« L’exilé n’est pas de ce monde »

À l’occasion de la parution de Jours d’exil d’Ernest Cœurderoy, on peut se demander pourquoi on réédite un texte tombé dans le domaine public alors qu’on peut le charger sur sa tablette et sur son ordinateur grâce à Gallica. Or, cette entreprise genevoise excède ce que des rééditions partielles donnaient en morceaux choisis à partir de textes rassemblés en 1910. Elle permet de sentir le souffle et l’ampleur d’une écriture qui dépasse largement ce qui peut découler d’une rage toute politique en passe de succomber aux vertiges de la folie.


Ernest Cœurderoy, Jours d’exil (1849-1855). Héros-Limite, 928 p., 40 €


Ernest Cœurderoy © Musée municipal de Tonnerre

Ernest Cœurderoy © Musée municipal de Tonnerre

Ernest Cœurderoy (1825-1862) est connu pour ses propos dits « excessifs » et sa très traumatique sortie de la révolution de 1848 par l’exil, après la manifestation du 13 mai 1849 qu’il a contribué à organiser, passant par Pontarlier puis, de nouveau en 1853, fuyant par Béhobie. La notice qui éclaire son itinéraire dit l’essentiel, mais rien ne vaut la lecture de textes soutenus par une rage libertaire peu commune. Certes, nous avons des rééditions partielles, par exemple la première partie de ses Jours d’exil en 1991 avec une préface de Raoul Vaneigem, lequel avait déjà publié des morceaux choisis dès 1972 dans la célèbre collection « Champ libre » ; le texte appartient indéniablement aux classiques de la subversion, mais l’ampleur lyrique de cette voix n’est pas réductible à son intelligibilité ou à ses déclarations échevelées.
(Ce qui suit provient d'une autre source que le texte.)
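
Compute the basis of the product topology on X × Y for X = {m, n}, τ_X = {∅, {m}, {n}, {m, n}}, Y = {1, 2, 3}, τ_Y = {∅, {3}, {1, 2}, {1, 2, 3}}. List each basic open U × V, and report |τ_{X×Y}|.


Basis B = {∅ × ∅, {m} × {3}, {n} × {3}, {m} × {1, 2}, {m, n} × {3}, {n} × {1, 2}, {m} × {1, 2, 3}, {n} × {1, 2, 3}, {m, n} × {1, 2}, {m, n} × {1, 2, 3}}; |τ_{X×Y}| = 16.

Enumerate products U × V with U ∈ τ_X, V ∈ τ_Y (deduplicated):
  ∅ × ∅ = {} (∅)
  {m} × {3} = {(m,3)}
  {n} × {3} = {(n,3)}
  {m} × {1, 2} = {(m,1), (m,2)}
  {m, n} × {3} = {(m,3), (n,3)}
  {n} × {1, 2} = {(n,1), (n,2)}
  {m} × {1, 2, 3} = {(m,1), (m,2), (m,3)}
  {n} × {1, 2, 3} = {(n,1), (n,2), (n,3)}
  {m, n} × {1, 2} = {(m,1), (m,2), (n,1), (n,2)}
  {m, n} × {1, 2, 3} = {(m,1), (m,2), (m,3), (n,1), (n,2), (n,3)}
These 10 distinct sets form the basis B.
Close under arbitrary unions to get τ_{X×Y}; counting gives |τ_{X×Y}| = 16.


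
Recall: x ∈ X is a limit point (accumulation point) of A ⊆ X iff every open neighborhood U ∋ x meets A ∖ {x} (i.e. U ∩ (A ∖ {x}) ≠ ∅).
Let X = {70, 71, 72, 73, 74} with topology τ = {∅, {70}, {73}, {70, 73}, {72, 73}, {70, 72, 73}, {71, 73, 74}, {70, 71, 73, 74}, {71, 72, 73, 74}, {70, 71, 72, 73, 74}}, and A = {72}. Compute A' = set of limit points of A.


A' = ∅

For each x ∈ X, list the open sets U ∈ τ with x ∈ U, then check whether U ∩ (A ∖ {x}) ≠ ∅ for every such U.
  x = 70: open {70} ∋ x has {70} ∩ (A ∖ {70}) = ∅, so x is NOT a limit point.
  x = 71: open {71, 73, 74} ∋ x has {71, 73, 74} ∩ (A ∖ {71}) = ∅, so x is NOT a limit point.
  x = 72: open {72, 73} ∋ x has {72, 73} ∩ (A ∖ {72}) = ∅, so x is NOT a limit point.
  x = 73: open {73} ∋ x has {73} ∩ (A ∖ {73}) = ∅, so x is NOT a limit point.
  x = 74: open {71, 73, 74} ∋ x has {71, 73, 74} ∩ (A ∖ {74}) = ∅, so x is NOT a limit point.
Collecting: A' = ∅.


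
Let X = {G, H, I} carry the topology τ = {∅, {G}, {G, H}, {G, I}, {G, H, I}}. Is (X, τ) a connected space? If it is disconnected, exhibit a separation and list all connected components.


(X, τ) is connected.

Find clopen sets (U ∈ τ with X ∖ U ∈ τ):
  U = ∅, X ∖ U = {G, H, I} — both open, so U is clopen.
  U = {G, H, I}, X ∖ U = ∅ — both open, so U is clopen.
Only trivial clopens (∅ and X) exist, so (X, τ) is connected.
Compute connected components by grouping points that agree on all clopens:
  component: {G, H, I}


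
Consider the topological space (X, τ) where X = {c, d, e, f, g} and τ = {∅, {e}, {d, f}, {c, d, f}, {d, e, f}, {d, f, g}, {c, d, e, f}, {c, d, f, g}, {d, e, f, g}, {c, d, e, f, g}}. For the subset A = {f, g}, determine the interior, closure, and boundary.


int(A) = ∅, cl(A) = {c, d, f, g}, ∂A = {c, d, f, g}.

Closed sets in (X, τ) are complements of opens:
  closed(X, τ) = {∅, {c}, {e}, {g}, {c, e}, {c, g}, {e, g}, {c, e, g}, {c, d, f, g}, {c, d, e, f, g}}.
int(A) = ⋃ {U ∈ τ : U ⊆ A}. Opens contained in A: ∅.
Taking the union of these: int(A) = ∅.
cl(A) = ⋂ {C closed : A ⊆ C}. Closed sets containing A: {c, d, f, g}, {c, d, e, f, g}.
Intersecting these: cl(A) = {c, d, f, g}.
∂A = cl(A) ∖ int(A) = {c, d, f, g} ∖ ∅ = {c, d, f, g}.


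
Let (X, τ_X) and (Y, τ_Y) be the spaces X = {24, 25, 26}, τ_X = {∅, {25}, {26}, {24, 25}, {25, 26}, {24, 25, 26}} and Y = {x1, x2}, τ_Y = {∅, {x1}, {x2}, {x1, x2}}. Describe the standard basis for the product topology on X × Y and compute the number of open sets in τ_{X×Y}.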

« L’exilé n’est pas de ce monde », martèle Cœurderoy, dont les réminiscences apocalyptiques ne se bornent pas à de simples exercices de détestation. Chirurgien passé par la Salpêtrière, en psychiatrie, avant d’être interne à l’Hôtel-Dieu, où il avait opéré en 1848 lors des deux soulèvements de Paris, il ambitionne d’écrire un livre de dépense, dit-il, en dépit de l’inéluctable perte de ses illusions. Non seulement il témoigne et se fait le mémorialiste de son siècle bien au-delà de son témoignage direct sur les insurgés qui furent physiquement et moralement poursuivis jusque dans les salles des hôpitaux, mais il a un vrai projet d’auteur : « J’aspire au temps où l’individu trahira l’élan des passions qui l’agitent, où la diction écrite, simple et naturelle, se rapprochera de la diction parlée, où l’on pourra connaître son homme en le lisant ». Et tant pis si, quelques années plus tard, il pose en contrepoint : « Je rêve et cela ne fait de mal à personne. »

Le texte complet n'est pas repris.